Cela faisait des années que De Santis n'avait pas pris la parole dans le vestiaire de l'Impact. De son côté, Saputo a déjà utilisé diverses plateformes pour exprimer publiquement sa déception envers son équipe. Au printemps 2014, il s'était servi de son compte Twitter, délaissé depuis, pour promettre du changement après une énième humiliation à domicile. Dimanche, il a préconisé la patience, mais a tout de même promis d'« apporter les changements nécessaires pour atteindre [les] objectifs » de son plan quinquennal. À six matchs de la fin de la saison, l'Impact est en passe de manquer tous ses objectifs. Battu en finale du Championnat canadien, le onze montréalais va probablement manquer les séries éliminatoires pour la première fois en trois saisons.

Dans cette campagne décevante par rapport aux ambitions initiales, la défaite face au pauvre Minnesota a été l'écart de trop pour Saputo. Il l'a bien fait savoir lors d'une rencontre avec le personnel technique, dimanche. 

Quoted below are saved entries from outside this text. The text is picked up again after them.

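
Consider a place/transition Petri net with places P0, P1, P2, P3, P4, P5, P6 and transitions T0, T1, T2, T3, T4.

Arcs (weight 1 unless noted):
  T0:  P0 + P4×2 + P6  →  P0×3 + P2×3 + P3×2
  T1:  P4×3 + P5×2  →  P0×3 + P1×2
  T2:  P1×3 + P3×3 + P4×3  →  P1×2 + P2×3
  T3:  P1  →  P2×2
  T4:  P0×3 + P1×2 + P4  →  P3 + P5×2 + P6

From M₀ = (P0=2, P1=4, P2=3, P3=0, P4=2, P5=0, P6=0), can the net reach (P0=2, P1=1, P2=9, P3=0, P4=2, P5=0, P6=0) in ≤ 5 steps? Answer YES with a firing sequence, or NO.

step 1: fire T3:  (P0=2, P1=4, P2=3, P3=0, P4=2, P5=0, P6=0) → (P0=2, P1=3, P2=5, P3=0, P4=2, P5=0, P6=0)
step 2: fire T3:  (P0=2, P1=3, P2=5, P3=0, P4=2, P5=0, P6=0) → (P0=2, P1=2, P2=7, P3=0, P4=2, P5=0, P6=0)
step 3: fire T3:  (P0=2, P1=2, P2=7, P3=0, P4=2, P5=0, P6=0) → (P0=2, P1=1, P2=9, P3=0, P4=2, P5=0, P6=0)

YES — reachable via ⟨T3, T3, T3⟩ (3 firings)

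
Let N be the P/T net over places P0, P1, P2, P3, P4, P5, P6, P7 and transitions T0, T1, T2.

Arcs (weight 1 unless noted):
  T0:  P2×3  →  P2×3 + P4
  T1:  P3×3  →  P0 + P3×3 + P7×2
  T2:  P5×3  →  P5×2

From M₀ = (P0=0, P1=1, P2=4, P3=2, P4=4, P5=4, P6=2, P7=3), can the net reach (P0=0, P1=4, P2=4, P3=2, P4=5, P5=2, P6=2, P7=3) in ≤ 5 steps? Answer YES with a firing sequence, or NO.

NO — not reachable within 5 firings

depth 0: 1 marking
depth 1: 3 markings reached so far
depth 2: 6 markings reached so far
depth 3: 9 markings reached so far
depth 4: 12 markings reached so far
depth 5: 15 markings reached so far
target is not among the 15 markings reachable within 5 steps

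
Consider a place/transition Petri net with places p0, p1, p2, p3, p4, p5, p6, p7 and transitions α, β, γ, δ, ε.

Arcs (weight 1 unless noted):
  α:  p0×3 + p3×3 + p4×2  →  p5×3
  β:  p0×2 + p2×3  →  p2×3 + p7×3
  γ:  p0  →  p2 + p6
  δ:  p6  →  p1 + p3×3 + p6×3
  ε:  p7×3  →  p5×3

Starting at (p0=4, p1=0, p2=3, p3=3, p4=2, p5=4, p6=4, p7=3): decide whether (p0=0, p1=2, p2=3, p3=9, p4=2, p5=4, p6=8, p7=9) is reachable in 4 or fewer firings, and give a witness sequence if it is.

YES — reachable via ⟨β, β, δ, δ⟩ (4 firings)

step 1: fire β:  (p0=4, p1=0, p2=3, p3=3, p4=2, p5=4, p6=4, p7=3) → (p0=2, p1=0, p2=3, p3=3, p4=2, p5=4, p6=4, p7=6)
step 2: fire β:  (p0=2, p1=0, p2=3, p3=3, p4=2, p5=4, p6=4, p7=6) → (p0=0, p1=0, p2=3, p3=3, p4=2, p5=4, p6=4, p7=9)
step 3: fire δ:  (p0=0, p1=0, p2=3, p3=3, p4=2, p5=4, p6=4, p7=9) → (p0=0, p1=1, p2=3, p3=6, p4=2, p5=4, p6=6, p7=9)
step 4: fire δ:  (p0=0, p1=1, p2=3, p3=6, p4=2, p5=4, p6=6, p7=9) → (p0=0, p1=2, p2=3, p3=9, p4=2, p5=4, p6=8, p7=9)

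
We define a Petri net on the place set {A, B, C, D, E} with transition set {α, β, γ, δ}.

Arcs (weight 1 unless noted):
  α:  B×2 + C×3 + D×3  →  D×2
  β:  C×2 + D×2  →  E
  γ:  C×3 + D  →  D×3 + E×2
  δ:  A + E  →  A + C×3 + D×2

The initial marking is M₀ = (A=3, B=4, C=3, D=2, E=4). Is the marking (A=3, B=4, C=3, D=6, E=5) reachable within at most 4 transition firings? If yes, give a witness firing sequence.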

« Joey n'était pas content. C'est normal parce que c'était un match qu'on ne devait pas perdre et que l'on devait contrôler. À la fin, c'est son équipe, et il en veut plus de son équipe », a dit Mauro Biello.

Comme leur entraîneur, les joueurs n'ont pas été étonnés par le procédé choisi par Saputo. Entre les résultats et le contenu des dernières rencontres, le onze montréalais n'a pas atteint le niveau exigé par le contexte. Les quatre victoires consécutives, au mois d'août, auraient pu (dû ?) être une formidable rampe de lancement en vue de la dernière ligne droite de la saison. Les quatre défaites qui ont suivi, avec un ressort qui a semblé se briser avec la défaite contre le Fire de Chicago (1-0), entraînent plutôt leur lot de questions. L'heure n'est pas encore au bilan, mais pourquoi l'Impact n'est-il pas parvenu à passer à la vitesse supérieure ? Et pourquoi, malgré autant d'expérience en ses rangs, fait-il preuve d'une telle défaillance mentale à chaque obstacle ? De l'intérieur, les réponses restent, pour l'instant, floues.

« Dernièrement, on est clairement fragiles même si on a de bons joueurs et des joueurs désignés parmi l'élite de la ligue. Samedi, de la façon dont a débuté le match, tout le monde, moi inclus, pensions qu'on allait gagner 2 ou 3 à 0, a admis Patrice Bernier. On a pris un but et on a joué sur les talons. Il y a plusieurs facteurs, mais maintenant, on ne peut plus se poser trop de questions. Il faut penser vers l'avant et au match de [demain] à Toronto. »

« On a une très bonne équipe et une bonne organisation qui font en sorte qu'on avait pratiquement tous les ingrédients pour surfer sur la dynamique de l'an dernier », a poursuivi Hassoun Camara.

L'Impact affronte le Toronto FC, demain, avant de se rendre à Atlanta pour la première fois depuis l'époque de la deuxième division. Une rotation de l'effectif sera effectuée dans cette semaine de la toute dernière chance. Avec la défaite de samedi, les probabilités d'une participation en séries ont chuté à... 4 %, selon le site FiveThirtyEight.com, repris par la MLS.